China has achieved “significant progress” in developing new nuclear weapons, but will never use them first, Chinese Defense Minister Wei Fenghe said on Sunday.
During an appearance at the Shangri-La Dialogue, Asia’s top security conference, the minister was asked to comment on the current level of nuclear weapon development. Wei said that in the past 50 years, Beijing has achieved “significant progress,” but is not taking part in the arms race.
“I wonder if you have seen China’s 70th Anniversary National Day military parade, and the new weapons and equipment available to the Chinese military… But we don’t engage in an arms race,” the defense minister said.
He also stated that China will continue to observe its “self-defense nuclear policy,” which means the weapons are being developed “to safeguard national peace” and “avoid the catastrophe of nuclear war.”
We do not use nuclear weapons first. The fundamental purpose of developing nuclear weapons is to eliminate nuclear weapons.
Wei also said China is pursuing a path of peaceful development and is not seeking world hegemony.
On Saturday, US Secretary of Defense Lloyd Austin said that amid “growing coercion” from China and its “provocative and destabilizing military activity near Taiwan,” maintaining peace is not just in Washington’s interests, but also “a matter of international concern.” He also stressed that the US is not seeking confrontation with China.

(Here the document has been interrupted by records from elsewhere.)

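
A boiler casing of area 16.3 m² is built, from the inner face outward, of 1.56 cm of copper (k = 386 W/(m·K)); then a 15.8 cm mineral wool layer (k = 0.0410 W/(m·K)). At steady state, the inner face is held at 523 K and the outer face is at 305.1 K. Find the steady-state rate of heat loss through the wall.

Q = 922 W

Treat each layer as a resistance in series:
  R_copper = L/(kA) = 0.0156/(386·16.3) = 2.479×10^-6 K/W
  R_mineral wool = L/(kA) = 0.158/(0.0410·16.3) = 0.2364 K/W
ΣR = 2.479×10^-6 + 0.2364 = 0.2364 K/W
Q = ΔT/ΣR = (523 K − 305.1 K)/0.2364 = 922 W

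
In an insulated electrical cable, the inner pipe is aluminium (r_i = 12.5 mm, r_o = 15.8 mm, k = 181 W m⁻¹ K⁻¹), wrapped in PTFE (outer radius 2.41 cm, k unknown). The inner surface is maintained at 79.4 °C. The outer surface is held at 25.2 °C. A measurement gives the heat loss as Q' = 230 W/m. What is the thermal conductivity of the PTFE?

k = 0.285 W/m·K

ΣR = ΔT/Q' = |79.4 − 25.2|/230 = 0.2357 m·K/W
Known resistances:
  R'_aluminium = ln(0.0158/0.0125)/(2πk) = 0.2343/(2π·181) = 2.060×10^-4 m·K/W
R_PTFE = ΣR − ΣR_known = 0.2357 − 2.060×10^-4 = 0.2355 m·K/W
ln(r₂/r₁)/(2πk) = 0.2355 ⇒ k = 0.4222/(2π·0.2355) = 0.285 W/m·K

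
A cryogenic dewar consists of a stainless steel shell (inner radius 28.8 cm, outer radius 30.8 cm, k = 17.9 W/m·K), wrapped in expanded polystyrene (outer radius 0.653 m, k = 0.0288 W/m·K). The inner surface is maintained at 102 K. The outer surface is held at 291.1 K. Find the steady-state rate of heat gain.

Series thermal resistances, inner to outer:
  R_stainless steel = (1/0.288 − 1/0.308)/(4πk) = 0.2255/(4π·17.9) = 0.001002 K/W
  R_expanded polystyrene = (1/0.308 − 1/0.653)/(4πk) = 1.715/(4π·0.0288) = 4.740 K/W
ΣR = 0.001002 + 4.740 = 4.741 K/W
Q = ΔT/ΣR = (102 K − 291.1 K)/4.741 = -39.9 W
(Negative Q ⇒ heat flows inward; heat gain = 39.9 W.)

Q = 39.9 W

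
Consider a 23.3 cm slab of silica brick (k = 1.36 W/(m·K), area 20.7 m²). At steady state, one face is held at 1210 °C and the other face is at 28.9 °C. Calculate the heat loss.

Q = kA·ΔT/L = 1.36 × 20.7 × |1210 °C − 28.9 °C| / 0.233 = 1.43×10^5 W

Q = 1.43×10^5 W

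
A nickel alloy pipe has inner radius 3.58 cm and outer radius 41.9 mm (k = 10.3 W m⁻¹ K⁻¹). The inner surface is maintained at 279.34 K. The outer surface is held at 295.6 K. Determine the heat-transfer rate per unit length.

Q' = 2πk·ΔT/ln(r₂/r₁) = 2π × 10.3 × 16.26 / ln(0.0419/0.0358) = 6690 W/m

Q' = 6.69 kW/m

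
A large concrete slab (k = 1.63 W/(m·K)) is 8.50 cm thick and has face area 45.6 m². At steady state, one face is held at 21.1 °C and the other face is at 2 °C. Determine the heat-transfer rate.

Q = 16.7 kW

Q = kA·ΔT/L = 1.63 × 45.6 × |21.1 °C − 2 °C| / 0.0850 = 16700 W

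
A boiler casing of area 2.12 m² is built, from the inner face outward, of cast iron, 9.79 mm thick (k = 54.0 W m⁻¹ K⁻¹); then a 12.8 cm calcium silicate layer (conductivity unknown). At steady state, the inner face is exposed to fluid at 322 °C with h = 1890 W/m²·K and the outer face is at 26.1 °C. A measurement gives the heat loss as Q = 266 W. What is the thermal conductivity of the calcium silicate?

k = 0.0543 W/m·K

ΣR = ΔT/Q = |322 − 26.1|/266 = 1.112 K/W
Known resistances:
  R_conv,in = 1/(hA) = 1/(1890·2.12) = 2.496×10^-4 K/W
  R_cast iron = L/(kA) = 0.00979/(54.0·2.12) = 8.552×10^-5 K/W
R_calcium silicate = ΣR − ΣR_known = 1.112 − 3.351×10^-4 = 1.112 K/W
L/(kA) = 1.112 ⇒ k = 0.128/(1.112·2.12) = 0.0543 W/m·K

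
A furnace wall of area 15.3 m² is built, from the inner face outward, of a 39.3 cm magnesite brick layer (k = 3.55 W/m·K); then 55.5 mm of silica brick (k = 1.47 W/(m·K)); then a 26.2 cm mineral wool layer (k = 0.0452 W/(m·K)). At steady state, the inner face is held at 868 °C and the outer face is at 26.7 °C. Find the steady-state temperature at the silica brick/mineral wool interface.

Resistance network (inner→outer):
  R_magnesite brick = L/(kA) = 0.393/(3.55·15.3) = 0.007236 K/W
  R_silica brick = L/(kA) = 0.0555/(1.47·15.3) = 0.002468 K/W
  R_mineral wool = L/(kA) = 0.262/(0.0452·15.3) = 0.3789 K/W
ΣR = 0.007236 + 0.002468 + 0.3789 = 0.3886 K/W
Q = ΔT/ΣR = (868 °C − 26.7 °C)/0.3886 = 2165 W
From the inner boundary to the silica brick/mineral wool interface, ΣR_partial = 0.009704 K/W.
T_interface = T_in − Q·ΣR_partial = 868 °C − (2165)(0.009704) = 847 °C

T = 847 °C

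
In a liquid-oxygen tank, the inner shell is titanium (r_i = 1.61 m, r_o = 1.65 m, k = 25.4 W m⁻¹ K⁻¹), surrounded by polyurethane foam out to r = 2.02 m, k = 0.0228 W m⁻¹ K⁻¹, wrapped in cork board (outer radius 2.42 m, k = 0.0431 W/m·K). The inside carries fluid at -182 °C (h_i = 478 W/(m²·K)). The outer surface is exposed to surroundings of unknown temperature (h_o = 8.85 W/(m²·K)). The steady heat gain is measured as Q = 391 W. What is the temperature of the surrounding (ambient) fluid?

Series resistances:
  R_conv,in = 1/(4πr²h) = 1/(4π·1.61²·478) = 6.423×10^-5 K/W
  R_titanium = (1/1.61 − 1/1.65)/(4πk) = 0.01506/(4π·25.4) = 4.717×10^-5 K/W
  R_polyurethane foam = (1/1.65 − 1/2.02)/(4πk) = 0.1110/(4π·0.0228) = 0.3875 K/W
  R_cork board = (1/2.02 − 1/2.42)/(4πk) = 0.08183/(4π·0.0431) = 0.1511 K/W
  R_conv,out = 1/(4πr²h) = 1/(4π·2.42²·8.85) = 0.001535 K/W
ΣR = 0.5402 K/W
ΔT = Q·ΣR = 391 × 0.5402 = 211.2 K
Heat flows inward, so T_out = T_in + ΔT = -182 + 211.2 = 29.2 °C

T_out = 29.2 °C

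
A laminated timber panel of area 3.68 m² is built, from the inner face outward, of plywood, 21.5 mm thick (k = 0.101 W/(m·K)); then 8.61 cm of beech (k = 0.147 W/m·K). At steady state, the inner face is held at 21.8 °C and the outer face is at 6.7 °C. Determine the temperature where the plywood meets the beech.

T = 17.8 °C

Resistance network (inner→outer):
  R_plywood = L/(kA) = 0.0215/(0.101·3.68) = 0.05785 K/W
  R_beech = L/(kA) = 0.0861/(0.147·3.68) = 0.1592 K/W
ΣR = 0.05785 + 0.1592 = 0.2171 K/W
Q = ΔT/ΣR = (21.8 °C − 6.7 °C)/0.2171 = 69.55 W
From the inner boundary to the plywood/beech interface, ΣR_partial = 0.05785 K/W.
T_interface = T_in − Q·ΣR_partial = 21.8 °C − (69.55)(0.05785) = 17.8 °C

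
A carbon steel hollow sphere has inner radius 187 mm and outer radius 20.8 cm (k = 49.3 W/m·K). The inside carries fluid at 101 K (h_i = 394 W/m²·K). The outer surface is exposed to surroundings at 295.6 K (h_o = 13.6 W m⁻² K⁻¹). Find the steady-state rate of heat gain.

Q = 1370 W

Treat each layer as a resistance in series:
  R_conv,in = 1/(4πr²h) = 1/(4π·0.187²·394) = 0.005776 K/W
  R_carbon steel = (1/0.187 − 1/0.208)/(4πk) = 0.5399/(4π·49.3) = 8.715×10^-4 K/W
  R_conv,out = 1/(4πr²h) = 1/(4π·0.208²·13.6) = 0.1352 K/W
ΣR = 0.005776 + 8.715×10^-4 + 0.1352 = 0.1418 K/W
Q = ΔT/ΣR = (101 K − 295.6 K)/0.1418 = -1370 W
(Negative Q ⇒ heat flows inward; heat gain = 1370 W.)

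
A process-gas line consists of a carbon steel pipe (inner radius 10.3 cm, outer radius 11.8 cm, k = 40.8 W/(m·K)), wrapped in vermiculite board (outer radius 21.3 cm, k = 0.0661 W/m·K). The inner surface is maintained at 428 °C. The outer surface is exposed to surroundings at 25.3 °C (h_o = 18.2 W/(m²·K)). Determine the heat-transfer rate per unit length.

Q' = 275 W/m

Series thermal resistances, inner to outer:
  R'_carbon steel = ln(0.118/0.103)/(2πk) = 0.1360/(2π·40.8) = 5.303×10^-4 m·K/W
  R'_vermiculite board = ln(0.213/0.118)/(2πk) = 0.5906/(2π·0.0661) = 1.422 m·K/W
  R'_conv,out = 1/(2πr h) = 1/(2π·0.213·18.2) = 0.04106 m·K/W
ΣR = 5.303×10^-4 + 1.422 + 0.04106 = 1.464 m·K/W
Q' = ΔT/ΣR = (428 °C − 25.3 °C)/1.464 = 275 W/m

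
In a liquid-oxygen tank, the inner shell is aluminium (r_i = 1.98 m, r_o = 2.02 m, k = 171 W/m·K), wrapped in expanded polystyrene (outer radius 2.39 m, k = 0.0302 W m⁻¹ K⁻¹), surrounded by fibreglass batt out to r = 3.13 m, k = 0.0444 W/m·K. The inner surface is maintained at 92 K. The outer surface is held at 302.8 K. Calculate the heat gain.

Treat each layer as a resistance in series:
  R_aluminium = (1/1.98 − 1/2.02)/(4πk) = 0.01000/(4π·171) = 4.654×10^-6 K/W
  R_expanded polystyrene = (1/2.02 − 1/2.39)/(4πk) = 0.07664/(4π·0.0302) = 0.2019 K/W
  R_fibreglass batt = (1/2.39 − 1/3.13)/(4πk) = 0.09892/(4π·0.0444) = 0.1773 K/W
ΣR = 4.654×10^-6 + 0.2019 + 0.1773 = 0.3792 K/W
Q = ΔT/ΣR = (92 K − 302.8 K)/0.3792 = -556 W
(Negative Q ⇒ heat flows inward; heat gain = 556 W.)

Q = 556 W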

Last year, the US Department of Defense warned that “the number of threats posed by China will exceed the number of threats that Russia currently presents.” The statement came amid reports that China was building “at least 250 long range missile silos” in three locations.
“The explosive growth and modernization of its nuclear and conventional forces can only be what I describe as breathtaking, and frankly, the word ‘breathtaking’ may not be enough,” the commander of US Strategic Command, Admiral Charles Richard, said at the time.
The Chinese government has insisted its nuclear arsenal will be kept to a “minimum level” and is for purely defensive purposes.
In 2020, Beijing declined to join talks on the expansion of the US-Russia New START arms control treaty, arguing that its nuclear arsenal is very small compared to that of the US and Russia. The number of nuclear warheads in China, however, is a state secret.